Author: Tony Lee Moral
Alfred Hitchcock’s film Marnie is what could be described as a flawed classic and Tony Lee Moral’s new study published by Scarecrow Press does not deny this in a follow-up book to his previous similarly titled book, ‘The Making of Alfred Hitchcock’s The Birds’. Moral looks at the film from the perspective of a turning point or at the very least a crossroads in the Master’s oeuvre. He made Marnie on the back of the critical and artistic highs in another change of direction in the more horror market of films such as Psycho (1960) and The Birds (1963). But in many ways Hitch was looking back to his study of psychoanalysis (while central to Psycho took a twisted approach to the subject) that he had explored directly in such classics as Spellbound (1945). On its release Marnie came in for much criticism which the author of this book tackles from the offset. Why did it come under such critical scrutiny? Some critics thought that this was a lazy film from Hitchcock. But Moral refutes this as this was a work the director had been working on for some three years. However, what is true is that the now ageing director preferred the studio to location and some critics laughed at some of the back projections when films like Laurence of Arabia made a couple of years before showed the expanse of location shooting and in this sense Hitchcock was seen as old Hollywood.
True, sometimes Marnie seems a better film in memory than it does in actuality. One is always left a little disappointed after viewing but then again on further reflection it becomes a thoughtful and intelligent film that is beautifully shot (it doesn’t help that the film has not received a long overdue restoration and is rarely seen in the proper framing). Few films let the viewer go through this thinking process. The psychoanalytical aspect is clever and well thought about but it is never the less true that the mis-handled back projections, matte painting and the set of the Baltimore street let the film down a little.

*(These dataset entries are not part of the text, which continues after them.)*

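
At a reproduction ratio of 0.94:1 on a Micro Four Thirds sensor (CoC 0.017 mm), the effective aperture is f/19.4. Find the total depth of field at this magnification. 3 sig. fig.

0.746 mm

At magnification m, DoF ≈ 2·N_eff·c/m² = 2 × 19.4 × 0.017 / 0.94² = 0.6596 / 0.8836 ≈ 0.746 mm.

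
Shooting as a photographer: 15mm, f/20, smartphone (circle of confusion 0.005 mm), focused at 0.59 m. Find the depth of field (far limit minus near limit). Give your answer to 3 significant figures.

Hyperfocal distance H = f²/(N·c) + f = 15²/(20 × 0.005) + 15 = 225/0.1 + 15 ≈ 2265.0 mm ≈ 2.265 m.
Near limit Dn = s·(H − f)/(H + s − 2f) = 590 × (2265.0 − 15) / (2265.0 + 590 − 2 × 15) = 590 × 2250.0 / 2825.0 ≈ 469.91 mm.
Far limit Df = s·(H − f)/(H − s) = 590 × (2265.0 − 15) / (2265.0 − 590) = 590 × 2250.0 / 1675.0 ≈ 792.54 mm.
Depth of field = Df − Dn = 792.54 − 469.91 ≈ 322.63 mm.

323 mm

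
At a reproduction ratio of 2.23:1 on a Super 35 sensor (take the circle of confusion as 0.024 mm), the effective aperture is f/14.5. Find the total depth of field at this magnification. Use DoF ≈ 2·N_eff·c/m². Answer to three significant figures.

0.140 mm

At magnification m, DoF ≈ 2·N_eff·c/m² = 2 × 14.5 × 0.024 / 2.23² = 0.696 / 4.973 ≈ 0.14 mm.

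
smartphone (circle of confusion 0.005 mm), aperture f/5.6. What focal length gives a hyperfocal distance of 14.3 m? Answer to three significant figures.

From H = f²/(N·c) + f, with f ≪ H: f ≈ √(H·N·c) = √(14300 × 5.6 × 0.005) = √400.40 ≈ 20.01 mm.
The +f correction barely moves this — solving exactly, f² + N·c·f − N·c·H = 0 ⇒ f = (−N·c + √((N·c)² + 4·N·c·H))/2 = (−0.028 + √1601.6)/2 ≈ 19.996 mm, so f ≈ 20.0 mm.

20.0 mm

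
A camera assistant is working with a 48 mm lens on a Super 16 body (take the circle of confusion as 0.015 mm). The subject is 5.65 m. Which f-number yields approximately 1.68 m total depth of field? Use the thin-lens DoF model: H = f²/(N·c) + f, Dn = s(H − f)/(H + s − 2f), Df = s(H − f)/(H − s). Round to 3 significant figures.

Write h = H − f = f²/(N·c). The thin-lens limits are Dn = s·h/(h + (s−f)) and Df = s·h/(h − (s−f)), so DoF = Df − Dn = 2·s·(s−f)·h / (h² − (s−f)²).
That is a quadratic in h: DoF·h² − 2·s·(s−f)·h − DoF·(s−f)² = 0 ⇒ h = (s−f)·(s + √(s² + DoF²)) / DoF = 5602 × (5650 + √(5650² + 1680²)) / 1680 = 5602 × (5650 + 5894.48) / 1680 ≈ 38495 mm.
Then N = f²/(c·h) = 48² / (0.015 × 38495) = 2304 / 577.43 ≈ 3.99.

f/3.99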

Moral has written a thoughtful, definitely well researched and strong study on the process of how this film was adapted, constructed, filmed and marketed as well as a great deal of attention to the original book’s author, Winston Graham and how it was changed and adapted as a very different screenplay by Evan Hunter who had just finished working on The Birds for Hitchcock was employed to write a draft. However, pulling no punches Hunter fell out with Hitchcock for the so-called rape sequence that Hunter felt very uncomfortable with. With Hunter sacked he then employed a less feminist writer in the female playwright and author, Jay Presson Allen who went on to become a close friend of the director and to get the screen credit. A great deal of the book is given over to Graham, Hunter and especially Presson Allen and as a result the book demonstrates the process in adapting the book to the screen well.
But these were not the only problems for Hitch. His original leading lady had been Princess Grace of Monaco herself, Grace Kelly who had planned to come out of her early retirement in a part Hitchcock wanted to be especially written for her. Kelly had starred in three Hitchcock films and had become the archetype of his ice cold blondes. All those who followed: Kim Novak, Eve Marie Saint and Vera Miles had all been carbon copies of the Grace Kelly blonde. Then he came upon ‘Tippi’ Hedren after watching a Coca-Cola advert and employed for the lead in The Birds. This seemed to work well until half way through the filming of Marnie and Hedren decided to marry and retire from acting. This did not please Mr. Hitchcock and the two endured a very frosty relationship after her decision (Presson Allen advised her to get on with the job and then move on with her life). This was a part of the director’s control freakery which Moral does a good job in not labouring over this as other books have as many former actors and actresses have mostly kind words for the Master.
This is not to say that Moral’s book is a gossipy one, because it isn’t, but it is well researched relying on plenty of first hand interviews with surviving members of the cast such as support actress Diane Baker and accounts from Hunter. Where it comes a little unstuck is in the last few chapters in which once he seems to have written about the legacy of Marnie and the critical responses a whole chapter is dedicated to an elusive project for Hitchcock in his desire to have a J.M. Barrie play made into a film, a ghost story called ‘Mary Rose’. The author then goes into the later attempts to have the play adapted for the screen from an adaptation by Jay Presson Allen which never made it to the screen. As interesting as this chapter is it does deviate from the flow of the book which before this moves neatly, if in a slightly hackneyed approach from book to pre-production, post production, marketing and critical reception. After this chapter he returns to the main feature but focuses on the details or key moments from the film with accounts from peripheral cast and crew members. It does break the flow of the book and would have benefitted from being edited into the more relevant parts of the book. Never the less the book is the ultimate reference and handbook to Hitch’s techniques as a filmmaker. While many other books, including those on Vertigo, Psycho, The Birds and Frenzy among other films have been written it always reads as a fascinating piece of history.